О любви и смерти (сборник) - Макс Фрай
Шрифт:
Интервал:
Закладка:
– Два пятьдесят семь, – говорю я.
– А по местному еще на час меньше, – ухмыляется Тома. – Значит будем в Гданьске в четыре, как я тебе и обещал.
Это я
Я говорю:
– Лежи, как тебе удобно. Мне совсем не тяжело.
Я говорю:
– Конечно, это я.
Я говорю:
– Еще и не такое бывает. А теперь постарайся поспать. День был непростой, и для нас с тобой он пока не закончился.
И не закончится, – добавляю я про себя.
Я говорю:
– Не беспокойся. Я никуда не уйду и буду с тобой говорить. Что? Ну конечно, мне можно верить. Да, раньше было нельзя, а теперь стало можно, прикинь. Все меняется, и я – тоже. С чего бы мне быть исключением? Правда, правда. Спи.
Улыбается:
– Вот кто бы сказал, что однажды я буду спать с тобой. Хотя бы так, в буквальном смысле, без дополнительного подтекста. Впрочем, лиха беда начало, мы еще поглядим.
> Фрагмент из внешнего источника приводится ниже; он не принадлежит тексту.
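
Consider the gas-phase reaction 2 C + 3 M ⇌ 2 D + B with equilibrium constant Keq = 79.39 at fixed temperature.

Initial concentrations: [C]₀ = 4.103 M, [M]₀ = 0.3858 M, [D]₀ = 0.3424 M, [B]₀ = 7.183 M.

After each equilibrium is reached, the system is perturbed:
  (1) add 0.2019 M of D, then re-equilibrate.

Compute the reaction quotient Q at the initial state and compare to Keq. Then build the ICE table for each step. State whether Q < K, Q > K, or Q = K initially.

Q₀ = 0.8711; Q < K (proceeds forward)

Q₀ = 0.8711 vs Keq = 79.39 ⇒ Q<K, forward
Step 1:
                   C          M          D          B
  I            4.103     0.3858     0.3424      7.183
  C           -0.179    -0.2684      0.179    0.08948
  E            3.924     0.1174     0.5214      7.272
  solve Keq expr → x = 0.08948; check Q = 79.39
Then add 0.2019 M of D.
Step 2:
                   C          M          D          B
  I            3.924     0.1174     0.7233      7.272
  C          0.01721    0.02582   -0.01721  -0.008607
  E            3.941     0.1432      0.706      7.264
  solve Keq expr → x = -0.008607; check Q = 79.39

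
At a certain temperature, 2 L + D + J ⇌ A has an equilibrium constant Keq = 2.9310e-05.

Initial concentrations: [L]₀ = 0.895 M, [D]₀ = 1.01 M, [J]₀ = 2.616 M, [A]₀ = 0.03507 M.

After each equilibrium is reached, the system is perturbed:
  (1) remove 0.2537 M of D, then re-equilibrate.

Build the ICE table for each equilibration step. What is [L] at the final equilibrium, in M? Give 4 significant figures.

[L]_eq = 0.965 M

Q₀ = 0.01657 vs Keq = 2.9310e-05 ⇒ Q>K, reverse
Step 1:
                  L         D         J         A
  I           0.895      1.01     2.616   0.03507
  C         0.06999   0.03499   0.03499  -0.03499
  E           0.965     1.045     2.651 7.5611e-05
  solve Keq expr → x = -0.03499; check Q = 2.9310e-05
Then remove 0.2537 M of D.
Step 2:
                  L         D         J         A
  I           0.965    0.7913     2.651 7.5611e-05
  C       3.6701e-05 1.8350e-05 1.8350e-05 -1.8350e-05
  E           0.965    0.7913     2.651 5.7260e-05
  solve Keq expr → x = -1.8350e-05; check Q = 2.9310e-05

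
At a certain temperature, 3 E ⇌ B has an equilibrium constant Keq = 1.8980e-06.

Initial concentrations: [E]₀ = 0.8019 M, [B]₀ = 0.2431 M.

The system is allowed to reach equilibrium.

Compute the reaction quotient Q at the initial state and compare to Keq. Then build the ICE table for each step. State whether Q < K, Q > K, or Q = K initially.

Q₀ = 0.4714; Q > K (proceeds reverse)

Q₀ = 0.4714 vs Keq = 1.8980e-06 ⇒ Q>K, reverse
Step 1:
                  E         B
  Initial    0.8019    0.2431
  Change     0.7293   -0.2431
  Equil       1.531 6.8136e-06
  solve Keq expr → x = -0.2431; check Q = 1.8980e-06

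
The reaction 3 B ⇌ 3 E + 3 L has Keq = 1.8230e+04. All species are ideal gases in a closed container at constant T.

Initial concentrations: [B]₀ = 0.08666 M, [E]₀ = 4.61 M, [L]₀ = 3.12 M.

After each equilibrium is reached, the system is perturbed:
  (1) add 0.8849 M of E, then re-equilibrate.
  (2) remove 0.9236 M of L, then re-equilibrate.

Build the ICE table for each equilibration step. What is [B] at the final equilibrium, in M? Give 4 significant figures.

[B]_eq = 0.3769 M

Q₀ = 4.5720e+06 vs Keq = 1.8230e+04 ⇒ Q>K, reverse
Step 1:
                    B           E           L
  I           0.08666        4.61        3.12
  C            0.3592     -0.3592     -0.3592
  E            0.4459       4.251       2.761
  solve Keq expr → x = -0.1197; check Q = 1.8230e+04
Then add 0.8849 M of E.
Step 2:
                    B           E           L
  I            0.4459       5.136       2.761
  C           0.07155    -0.07155    -0.07155
  E            0.5174       5.064       2.689
  solve Keq expr → x = -0.02385; check Q = 1.8230e+04
Then remove 0.9236 M of L.
Step 3:
                    B           E           L
  I            0.5174       5.064       1.766
  C           -0.1405      0.1405      0.1405
  E            0.3769       5.205       1.906
  solve Keq expr → x = 0.04683; check Q = 1.8230e+04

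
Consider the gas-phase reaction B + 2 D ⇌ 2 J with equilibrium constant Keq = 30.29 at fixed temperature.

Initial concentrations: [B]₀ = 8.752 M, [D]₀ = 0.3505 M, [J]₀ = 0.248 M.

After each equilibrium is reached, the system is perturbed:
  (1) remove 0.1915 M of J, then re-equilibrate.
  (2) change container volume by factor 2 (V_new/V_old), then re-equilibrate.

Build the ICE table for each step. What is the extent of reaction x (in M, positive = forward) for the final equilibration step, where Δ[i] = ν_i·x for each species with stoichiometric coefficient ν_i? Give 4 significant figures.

x = -0.00226 M

Q₀ = 0.0572 vs Keq = 30.29 ⇒ Q<K, forward
Step 1:
                    B           D           J
  Initial       8.752      0.3505       0.248
  Change      -0.1578     -0.3156      0.3156
  Equil         8.594     0.03493      0.5636
  solve Keq expr → x = 0.1578; check Q = 30.29
Then remove 0.1915 M of J.
Step 2:
                    B           D           J
  Initial       8.594     0.03493      0.3721
  Change    -0.005585    -0.01117     0.01117
  Equil         8.589     0.02376      0.3832
  solve Keq expr → x = 0.005585; check Q = 30.29
Then change container volume by factor 2 (V_new/V_old).
Step 3:
                    B           D           J
  Initial       4.294     0.01188      0.1916
  Change      0.00226     0.00452    -0.00452
  Equil         4.297      0.0164      0.1871
  solve Keq expr → x = -0.00226; check Q = 30.29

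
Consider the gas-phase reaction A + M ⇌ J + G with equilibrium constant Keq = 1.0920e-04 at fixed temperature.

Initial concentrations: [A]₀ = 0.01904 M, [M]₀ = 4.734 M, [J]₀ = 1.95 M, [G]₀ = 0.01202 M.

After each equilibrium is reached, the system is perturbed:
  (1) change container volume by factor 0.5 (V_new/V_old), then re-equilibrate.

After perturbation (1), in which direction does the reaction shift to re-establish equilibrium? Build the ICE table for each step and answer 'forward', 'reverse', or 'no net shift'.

Direction: no net shift

Q₀ = 0.26 vs Keq = 1.0920e-04 ⇒ Q>K, reverse
Step 1:
                  A         M         J         G
  Initial   0.01904     4.734      1.95   0.01202
  Change    0.01201   0.01201  -0.01201  -0.01201
  Equil     0.03105     4.746     1.938 8.3040e-06
  solve Keq expr → x = -0.01201; check Q = 1.0920e-04
Then change container volume by factor 0.5 (V_new/V_old).
Step 2:
                  A         M         J         G
  Initial    0.0621     9.492     3.876 1.6608e-05
  Change          0         0         0         0
  Equil      0.0621     9.492     3.876 1.6608e-05
  solve Keq expr → x = 0; check Q = 1.0920e-04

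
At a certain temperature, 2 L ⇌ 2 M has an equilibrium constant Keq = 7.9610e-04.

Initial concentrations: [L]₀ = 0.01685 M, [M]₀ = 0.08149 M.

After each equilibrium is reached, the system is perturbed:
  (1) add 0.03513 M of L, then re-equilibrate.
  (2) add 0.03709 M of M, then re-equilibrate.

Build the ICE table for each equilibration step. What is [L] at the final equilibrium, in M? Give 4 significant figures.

[L]_eq = 0.1659 M

Q₀ = 23.39 vs Keq = 7.9610e-04 ⇒ Q>K, reverse
Step 1:
                    L           M
  Initial     0.01685     0.08149
  Change      0.07879    -0.07879
  Equil       0.09564    0.002699
  solve Keq expr → x = -0.0394; check Q = 7.9610e-04
Then add 0.03513 M of L.
Step 2:
                    L           M
  Initial      0.1308    0.002699
  Change  -9.6400e-04  9.6400e-04
  Equil        0.1298    0.003663
  solve Keq expr → x = 4.8200e-04; check Q = 7.9610e-04
Then add 0.03709 M of M.
Step 3:
                    L           M
  Initial      0.1298     0.04075
  Change      0.03607    -0.03607
  Equil        0.1659     0.00468
  solve Keq expr → x = -0.01804; check Q = 7.9610e-04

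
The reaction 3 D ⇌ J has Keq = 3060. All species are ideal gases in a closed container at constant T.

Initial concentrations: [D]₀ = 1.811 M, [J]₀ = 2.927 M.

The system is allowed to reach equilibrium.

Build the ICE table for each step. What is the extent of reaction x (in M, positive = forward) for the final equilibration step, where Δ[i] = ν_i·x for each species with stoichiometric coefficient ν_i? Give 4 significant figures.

x = 0.5688 M

Q₀ = 0.4928 vs Keq = 3060 ⇒ Q<K, forward
Step 1:
                   D          J
  I            1.811      2.927
  C           -1.706     0.5688
  E           0.1045      3.496
  solve Keq expr → x = 0.5688; check Q = 3060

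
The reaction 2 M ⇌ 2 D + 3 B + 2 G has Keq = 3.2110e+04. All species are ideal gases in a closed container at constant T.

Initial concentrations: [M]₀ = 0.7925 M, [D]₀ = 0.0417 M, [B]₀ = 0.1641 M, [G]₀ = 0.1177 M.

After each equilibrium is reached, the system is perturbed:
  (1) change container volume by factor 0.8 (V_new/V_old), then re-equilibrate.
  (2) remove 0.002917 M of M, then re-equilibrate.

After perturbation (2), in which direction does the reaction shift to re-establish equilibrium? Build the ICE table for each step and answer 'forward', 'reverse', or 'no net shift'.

Q₀ = 1.6949e-07 vs Keq = 3.2110e+04 ⇒ Q<K, forward
Step 1:
                  M         D         B         G
  Initial    0.7925    0.0417    0.1641    0.1177
  Change     -0.786     0.786     1.179     0.786
  Equil    0.006497    0.8277     1.343    0.9037
  solve Keq expr → x = 0.393; check Q = 3.2110e+04
Then change container volume by factor 0.8 (V_new/V_old).
Step 2:
                  M         D         B         G
  Initial  0.008122     1.035     1.679      1.13
  Change   0.005805 -0.005805 -0.008708 -0.005805
  Equil     0.01393     1.029      1.67     1.124
  solve Keq expr → x = -0.002903; check Q = 3.2110e+04
Then remove 0.002917 M of M.
Step 3:
                  M         D         B         G
  Initial   0.01101     1.029      1.67     1.124
  Change   0.002793 -0.002793 -0.004189 -0.002793
  Equil      0.0138     1.026     1.666     1.121
  solve Keq expr → x = -0.001396; check Q = 3.2110e+04

Direction: reverse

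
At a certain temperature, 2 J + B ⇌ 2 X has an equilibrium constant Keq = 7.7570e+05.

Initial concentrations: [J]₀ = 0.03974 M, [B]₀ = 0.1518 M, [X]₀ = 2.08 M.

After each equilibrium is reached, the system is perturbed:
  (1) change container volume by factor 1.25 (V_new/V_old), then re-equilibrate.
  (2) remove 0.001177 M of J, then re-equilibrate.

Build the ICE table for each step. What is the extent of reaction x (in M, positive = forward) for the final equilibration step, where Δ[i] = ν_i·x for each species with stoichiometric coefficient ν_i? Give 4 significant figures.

Q₀ = 1.8047e+04 vs Keq = 7.7570e+05 ⇒ Q<K, forward
Step 1:
                  J         B         X
  init      0.03974    0.1518      2.08
  Δ        -0.03321  -0.01661   0.03321
  eq       0.006526    0.1352     2.113
  solve Keq expr → x = 0.01661; check Q = 7.7570e+05
Then change container volume by factor 1.25 (V_new/V_old).
Step 2:
                  J         B         X
  init      0.00522    0.1082     1.691
  Δ       6.0595e-04 3.0297e-04 -6.0595e-04
  eq       0.005826    0.1085      1.69
  solve Keq expr → x = -3.0297e-04; check Q = 7.7570e+05
Then remove 0.001177 M of J.
Step 3:
                  J         B         X
  init     0.004649    0.1085      1.69
  Δ        0.001158 5.7877e-04 -0.001158
  eq       0.005807     0.109     1.689
  solve Keq expr → x = -5.7877e-04; check Q = 7.7570e+05

x = -5.7877e-04 M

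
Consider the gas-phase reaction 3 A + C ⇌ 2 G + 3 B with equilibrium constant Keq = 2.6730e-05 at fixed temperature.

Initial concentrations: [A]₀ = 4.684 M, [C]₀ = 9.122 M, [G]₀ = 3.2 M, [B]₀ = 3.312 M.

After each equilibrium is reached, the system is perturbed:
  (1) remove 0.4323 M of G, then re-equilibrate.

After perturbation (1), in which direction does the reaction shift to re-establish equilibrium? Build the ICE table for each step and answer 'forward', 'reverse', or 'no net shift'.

Q₀ = 0.3969 vs Keq = 2.6730e-05 ⇒ Q>K, reverse
Step 1:
                    A           C           G           B
  I             4.684       9.122         3.2       3.312
  C             2.895      0.9649       -1.93      -2.895
  E             7.579       10.09        1.27      0.4174
  solve Keq expr → x = -0.9649; check Q = 2.6730e-05
Then remove 0.4323 M of G.
Step 2:
                    A           C           G           B
  I             7.579       10.09       0.838      0.4174
  C          -0.09889    -0.03296     0.06593     0.09889
  E              7.48       10.05      0.9039      0.5163
  solve Keq expr → x = 0.03296; check Q = 2.6730e-05

Direction: forward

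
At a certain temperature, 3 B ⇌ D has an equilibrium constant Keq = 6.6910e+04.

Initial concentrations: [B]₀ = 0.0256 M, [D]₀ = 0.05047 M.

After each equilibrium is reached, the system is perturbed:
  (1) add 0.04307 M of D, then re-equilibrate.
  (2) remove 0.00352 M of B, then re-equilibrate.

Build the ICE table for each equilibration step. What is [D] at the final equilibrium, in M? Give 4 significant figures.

Q₀ = 3008 vs Keq = 6.6910e+04 ⇒ Q<K, forward
Step 1:
                  B         D
  Initial    0.0256   0.05047
  Change   -0.01618  0.005395
  Equil    0.009416   0.05586
  solve Keq expr → x = 0.005395; check Q = 6.6910e+04
Then add 0.04307 M of D.
Step 2:
                  B         D
  Initial  0.009416   0.09893
  Change   0.001951 -6.5038e-04
  Equil     0.01137   0.09828
  solve Keq expr → x = -6.5038e-04; check Q = 6.6910e+04
Then remove 0.00352 M of B.
Step 3:
                  B         D
  Initial  0.007847   0.09828
  Change   0.003475 -0.001158
  Equil     0.01132   0.09713
  solve Keq expr → x = -0.001158; check Q = 6.6910e+04

[D]_eq = 0.09713 M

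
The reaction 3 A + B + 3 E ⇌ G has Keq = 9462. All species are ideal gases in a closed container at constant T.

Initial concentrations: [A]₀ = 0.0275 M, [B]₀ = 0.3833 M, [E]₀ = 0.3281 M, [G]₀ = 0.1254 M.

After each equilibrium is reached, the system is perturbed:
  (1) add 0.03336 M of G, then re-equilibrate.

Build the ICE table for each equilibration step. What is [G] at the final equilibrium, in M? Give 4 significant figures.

Q₀ = 4.4539e+05 vs Keq = 9462 ⇒ Q>K, reverse
Step 1:
                  A         B         E         G
  init       0.0275    0.3833    0.3281    0.1254
  Δ         0.05266   0.01755   0.05266  -0.01755
  eq        0.08016    0.4009    0.3808    0.1078
  solve Keq expr → x = -0.01755; check Q = 9462
Then add 0.03336 M of G.
Step 2:
                  A         B         E         G
  init      0.08016    0.4009    0.3808    0.1412
  Δ        0.005713  0.001904  0.005713 -0.001904
  eq        0.08587    0.4028    0.3865    0.1393
  solve Keq expr → x = -0.001904; check Q = 9462

[G]_eq = 0.1393 M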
Это хорошо, что улыбается. Добрый знак. Дорога будет легкой.
Я говорю:
– Помнишь, мы однажды поспорили, как все на самом деле устроено? Ты был за смысл, разумеется, высший, а потому совершенно непостижимый для невместительных нас, а я – за слепую случайность, которая в ту пору казалась мне единственным чудом, вполне заменяющим прочие, несбыточные, книжные, придуманные слабаками, ну уж нет, как-нибудь обойдусь! Сперва почти рассорились, еще бы немного и насмерть, но вовремя спохватились и просто заключили пари, как будто речь шла, скажем, о названии столицы Камбоджи в семнадцатом веке, или числе побед футбольного клуба «Реал», словом, о чем-то таком, что можно будет проверить не позже, чем завтра, добравшись до библиотеки, или расспросив признанного знатока.
Кивает:
– Конечно, я помню. Забились на восемнадцать агатовых бусин. Это было твое предложение, мне оно показалось совершенно нелепым, зачем нам какие-то бусы? И где их потом, если что, добывать, чтобы выплатить долг? Но было ясно, что пора уже хоть в чем-то с тобой согласиться, а то ведь взорвешься прямо у меня на глазах.
Я говорю:
– Ты, получается, тогда выиграл. Держи.
И пересыпаю в протянутую пригоршню отполированные кусочки агата – черные, желтые, серые, «сумасшедшие», «ледяные», зеленые, голубые, «вены дракона», красные; красной, я точно помню, бывает еще и кровь. Камни опускаются в ладонь как в воду, тонут в ней, растворяются, ложатся на дно, потом их уносит течением, и это тоже хороший знак, он нам совсем не лишний, без добрых знаков в дороге нельзя.
Я говорю:
– Это не земля под нами качается, это вода. Просто волны, совсем небольшие, я справлюсь, не о чем беспокоиться, лежи, отдыхай.
Я говорю:
– Да, конечно, мы в лодке.
Я говорю:
– Я тоже не знаю, что будет потом. Но знаю, что «потом» обязательно будет. Поэтому спи. Ты скоро проснешься. И я буду рядом. И тоже наверно проснусь.
Я говорю:
– Та девочка в белом платье все равно не стала бы с тобой знакомиться. Ей мама не велела отвечать незнакомцам на улице и в кафе, даже если попросят вызвать врача, или скажут: «У вас в чае плавает таракан», – все равно следует делать вид, будто ничего не услышала. А маму она слушается до сих пор, хотя теперь ей… – господи, сколько же ей теперь? – никак не меньше пятидесяти. Неважно. Просто это был пустой номер, ничего бы не вышло, ни о чем не жалей.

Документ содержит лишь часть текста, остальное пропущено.